I wonder at the root of that sentiment.


Perhaps it rises from the loss felt when a bright creative soul passes, and you realize that you have received all of their words and art and music.  Particularly with one who was familiar and beloved, one from whom more was hoped and eagerly expected, one who on social media was right there, talking about the thing that stirred the day.


Perhaps it rises from those for whom she was tangible, a friend and beloved colleague, a mentor and a sister in the faith.


But as someone who is just starting to engage with her, my encounter is new and fresh.  That, of course, is part of the magic of books.

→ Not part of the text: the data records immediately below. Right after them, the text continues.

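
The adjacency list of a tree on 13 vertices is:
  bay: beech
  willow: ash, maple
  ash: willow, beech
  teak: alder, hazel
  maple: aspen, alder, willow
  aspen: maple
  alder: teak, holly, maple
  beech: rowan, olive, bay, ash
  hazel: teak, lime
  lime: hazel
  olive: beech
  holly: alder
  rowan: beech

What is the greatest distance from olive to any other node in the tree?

The node farthest from olive is lime, via olive–beech–ash–willow–maple–alder–teak–hazel–lime — 8 edges.

8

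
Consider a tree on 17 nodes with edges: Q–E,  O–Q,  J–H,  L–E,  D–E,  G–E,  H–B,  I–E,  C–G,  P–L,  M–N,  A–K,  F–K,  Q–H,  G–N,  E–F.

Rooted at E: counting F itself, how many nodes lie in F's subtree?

3

F's subtree: {F, K, A}, size 3.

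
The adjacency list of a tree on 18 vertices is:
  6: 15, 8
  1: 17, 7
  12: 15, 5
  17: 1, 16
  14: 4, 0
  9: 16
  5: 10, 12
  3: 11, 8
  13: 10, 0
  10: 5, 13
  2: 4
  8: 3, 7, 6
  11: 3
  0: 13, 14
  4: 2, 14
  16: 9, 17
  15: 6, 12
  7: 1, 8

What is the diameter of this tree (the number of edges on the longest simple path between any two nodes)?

Starting from 2, a farthest node is 9 at distance 15.
One longest path: 2-4-14-0-13-10-5-12-15-6-8-7-1-17-16-9.
So the diameter is 15.

15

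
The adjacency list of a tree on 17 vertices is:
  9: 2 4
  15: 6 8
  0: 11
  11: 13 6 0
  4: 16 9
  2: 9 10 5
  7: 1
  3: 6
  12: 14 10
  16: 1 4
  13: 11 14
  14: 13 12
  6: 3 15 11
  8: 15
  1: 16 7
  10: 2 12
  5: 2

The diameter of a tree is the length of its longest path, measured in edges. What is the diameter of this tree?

13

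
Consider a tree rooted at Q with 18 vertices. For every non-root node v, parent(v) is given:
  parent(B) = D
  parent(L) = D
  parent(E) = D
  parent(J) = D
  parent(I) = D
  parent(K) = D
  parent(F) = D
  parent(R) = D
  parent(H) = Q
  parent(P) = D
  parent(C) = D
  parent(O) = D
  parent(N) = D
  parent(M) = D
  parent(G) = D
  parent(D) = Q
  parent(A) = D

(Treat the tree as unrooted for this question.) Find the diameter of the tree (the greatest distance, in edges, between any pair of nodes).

3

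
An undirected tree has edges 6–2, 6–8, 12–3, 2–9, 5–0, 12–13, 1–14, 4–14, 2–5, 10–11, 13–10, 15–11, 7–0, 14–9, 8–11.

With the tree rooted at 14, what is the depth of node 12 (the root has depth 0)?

Path from 14 to 12: 14 → 9 → 2 → 6 → 8 → 11 → 10 → 13 → 12, which has 8 edges.

8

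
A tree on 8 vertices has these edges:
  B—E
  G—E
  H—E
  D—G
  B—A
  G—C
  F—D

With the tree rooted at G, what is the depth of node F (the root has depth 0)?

2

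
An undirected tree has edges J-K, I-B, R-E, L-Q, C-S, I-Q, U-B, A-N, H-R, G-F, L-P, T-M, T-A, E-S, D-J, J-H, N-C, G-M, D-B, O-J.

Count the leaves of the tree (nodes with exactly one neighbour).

5

Exactly 5 nodes have a single neighbour: F, K, O, P, U.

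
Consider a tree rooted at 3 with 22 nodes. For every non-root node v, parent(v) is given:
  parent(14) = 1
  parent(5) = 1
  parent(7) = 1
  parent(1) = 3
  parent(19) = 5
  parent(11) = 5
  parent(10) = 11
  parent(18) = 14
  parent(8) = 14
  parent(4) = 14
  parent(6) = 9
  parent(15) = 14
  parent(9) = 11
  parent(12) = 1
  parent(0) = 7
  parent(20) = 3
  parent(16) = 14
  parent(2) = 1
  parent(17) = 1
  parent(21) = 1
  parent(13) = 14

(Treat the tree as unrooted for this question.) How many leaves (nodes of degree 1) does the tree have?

Degree-1 nodes: 0, 2, 4, 6, 8, 10, 12, 13, 15, 16, 17, 18, 19, 20, 21 — 15 of them.

15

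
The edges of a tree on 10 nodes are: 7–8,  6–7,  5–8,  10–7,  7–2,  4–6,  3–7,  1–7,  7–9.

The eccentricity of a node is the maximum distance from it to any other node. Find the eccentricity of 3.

3

The node farthest from 3 is 5 (4 also at distance 3), via 3-7-8-5 — 3 edges.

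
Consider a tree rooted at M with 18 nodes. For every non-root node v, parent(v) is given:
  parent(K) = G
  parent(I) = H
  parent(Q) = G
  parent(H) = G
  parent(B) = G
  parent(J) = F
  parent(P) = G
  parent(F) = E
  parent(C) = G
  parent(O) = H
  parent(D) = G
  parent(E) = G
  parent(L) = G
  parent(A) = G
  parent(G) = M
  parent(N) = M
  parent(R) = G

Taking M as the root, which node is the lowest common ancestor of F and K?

G

Ancestors of F (toward the root): F, E, G, M.
Ancestors of K: K, G, M.
The deepest node appearing in both lists is G.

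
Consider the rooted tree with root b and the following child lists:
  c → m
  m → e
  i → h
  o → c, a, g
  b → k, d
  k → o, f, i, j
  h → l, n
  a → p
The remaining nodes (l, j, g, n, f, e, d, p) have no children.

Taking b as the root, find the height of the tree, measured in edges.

A deepest node is e, reached by b – k – o – c – m – e.
That path has 5 edges, so the height is 5.

5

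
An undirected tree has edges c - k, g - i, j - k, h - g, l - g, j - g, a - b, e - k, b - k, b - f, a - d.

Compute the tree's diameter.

6

A longest path is l–g–j–k–b–a–d, with 6 edges.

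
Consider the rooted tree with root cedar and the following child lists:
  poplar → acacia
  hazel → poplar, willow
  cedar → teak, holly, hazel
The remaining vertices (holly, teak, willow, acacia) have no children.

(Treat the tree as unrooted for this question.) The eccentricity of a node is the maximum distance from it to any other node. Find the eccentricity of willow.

3

The node farthest from willow is acacia (teak, holly also at distance 3), via willow-hazel-poplar-acacia — 3 edges.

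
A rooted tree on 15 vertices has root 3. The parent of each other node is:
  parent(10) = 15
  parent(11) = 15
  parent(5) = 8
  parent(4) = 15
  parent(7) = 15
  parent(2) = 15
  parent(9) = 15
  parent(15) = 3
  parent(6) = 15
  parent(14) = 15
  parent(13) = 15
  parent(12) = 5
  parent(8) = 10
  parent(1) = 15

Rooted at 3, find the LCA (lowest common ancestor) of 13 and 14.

13's ancestor chain is 13, 15, 3 and 14's is 14, 15, 3; they first meet at 15.

15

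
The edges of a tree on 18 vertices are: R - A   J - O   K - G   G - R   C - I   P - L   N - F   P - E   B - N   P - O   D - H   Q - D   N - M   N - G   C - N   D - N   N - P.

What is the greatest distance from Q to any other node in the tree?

5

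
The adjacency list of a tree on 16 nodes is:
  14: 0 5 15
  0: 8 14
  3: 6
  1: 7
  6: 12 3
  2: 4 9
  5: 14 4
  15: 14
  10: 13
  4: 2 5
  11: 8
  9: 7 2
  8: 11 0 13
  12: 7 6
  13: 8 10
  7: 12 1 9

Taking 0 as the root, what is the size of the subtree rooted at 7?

Descendants of 7 (including itself): 7, 12, 1, 6, 3. That's 5.

5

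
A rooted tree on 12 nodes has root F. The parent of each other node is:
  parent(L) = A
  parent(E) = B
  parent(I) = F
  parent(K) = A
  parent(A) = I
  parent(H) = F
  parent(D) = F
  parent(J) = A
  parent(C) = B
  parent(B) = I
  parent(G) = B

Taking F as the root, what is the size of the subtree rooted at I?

Descendants of I (including itself): I, B, A, E, C, G, J, K, L. That's 9.

9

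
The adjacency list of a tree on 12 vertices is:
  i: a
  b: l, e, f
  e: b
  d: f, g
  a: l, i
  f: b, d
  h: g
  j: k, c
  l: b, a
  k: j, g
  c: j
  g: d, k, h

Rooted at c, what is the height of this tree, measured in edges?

9

i sits deepest: c-j-k-g-d-f-b-l-a-i — 9 edges from the root.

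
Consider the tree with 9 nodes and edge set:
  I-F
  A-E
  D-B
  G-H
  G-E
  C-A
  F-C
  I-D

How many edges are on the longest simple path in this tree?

8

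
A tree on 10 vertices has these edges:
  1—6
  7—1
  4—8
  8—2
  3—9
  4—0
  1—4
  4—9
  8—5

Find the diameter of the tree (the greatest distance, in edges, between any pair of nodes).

Starting from 3, a farthest node is 6 at distance 4.
One longest path: 3-9-4-1-6.
So the diameter is 4.

4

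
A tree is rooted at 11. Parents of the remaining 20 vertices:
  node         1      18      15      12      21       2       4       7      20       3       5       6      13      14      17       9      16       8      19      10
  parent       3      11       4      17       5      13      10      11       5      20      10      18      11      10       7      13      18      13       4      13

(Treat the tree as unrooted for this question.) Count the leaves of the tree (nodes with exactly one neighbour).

The leaves are 1, 2, 6, 8, 9, 12, 14, 15, 16, 19, 21.
That is 11 leaves.

11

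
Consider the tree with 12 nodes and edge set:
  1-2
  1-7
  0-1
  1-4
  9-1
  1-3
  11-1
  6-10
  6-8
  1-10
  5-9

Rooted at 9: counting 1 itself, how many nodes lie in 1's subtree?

10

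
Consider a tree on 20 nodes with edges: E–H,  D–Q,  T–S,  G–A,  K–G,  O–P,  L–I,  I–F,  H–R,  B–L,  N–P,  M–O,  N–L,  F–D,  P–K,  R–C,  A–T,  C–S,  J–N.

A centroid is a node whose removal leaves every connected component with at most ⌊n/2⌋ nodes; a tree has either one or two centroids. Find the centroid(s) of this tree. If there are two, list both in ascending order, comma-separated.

P

If P is removed the pieces have sizes 9, 8, 2, all ≤ ⌊20/2⌋ = 10.
Every other node leaves some component of size > 10, so the centroid is unique.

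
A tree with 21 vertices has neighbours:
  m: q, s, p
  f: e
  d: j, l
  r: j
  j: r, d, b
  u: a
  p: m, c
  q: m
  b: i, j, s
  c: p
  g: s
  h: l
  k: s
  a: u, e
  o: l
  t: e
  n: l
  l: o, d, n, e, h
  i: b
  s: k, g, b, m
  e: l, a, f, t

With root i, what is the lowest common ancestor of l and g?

Ancestors of l (toward the root): l, d, j, b, i.
Ancestors of g: g, s, b, i.
The deepest node appearing in both lists is b.

b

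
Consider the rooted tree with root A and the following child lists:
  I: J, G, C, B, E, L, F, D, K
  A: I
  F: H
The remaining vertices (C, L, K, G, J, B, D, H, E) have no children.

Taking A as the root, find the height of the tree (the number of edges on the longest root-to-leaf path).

H sits deepest: A-I-F-H — 3 edges from the root.

3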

Books cause entire worlds to wake within us, and make us see things that have never been.  The best books also bear the living imprint of their author's soul.  You can read them, and truly get to know that person, as surely as if that author was right there with you.  It's just scratches of ink on a wood byproduct, or pixels on a screen, but there that person is.  


Again, books are magical that way.  I use that word only barely as metaphor, perhaps not as metaphor at all.  


I never met, spoke with, or personally knew Rachel Held Evans.  Her span of days has passed, as it does for all mortals.  What she is now rests in God.  But she has left us a gift, one that means I'm confident she can still be known, as one encounters her voice and the written memories of her soul.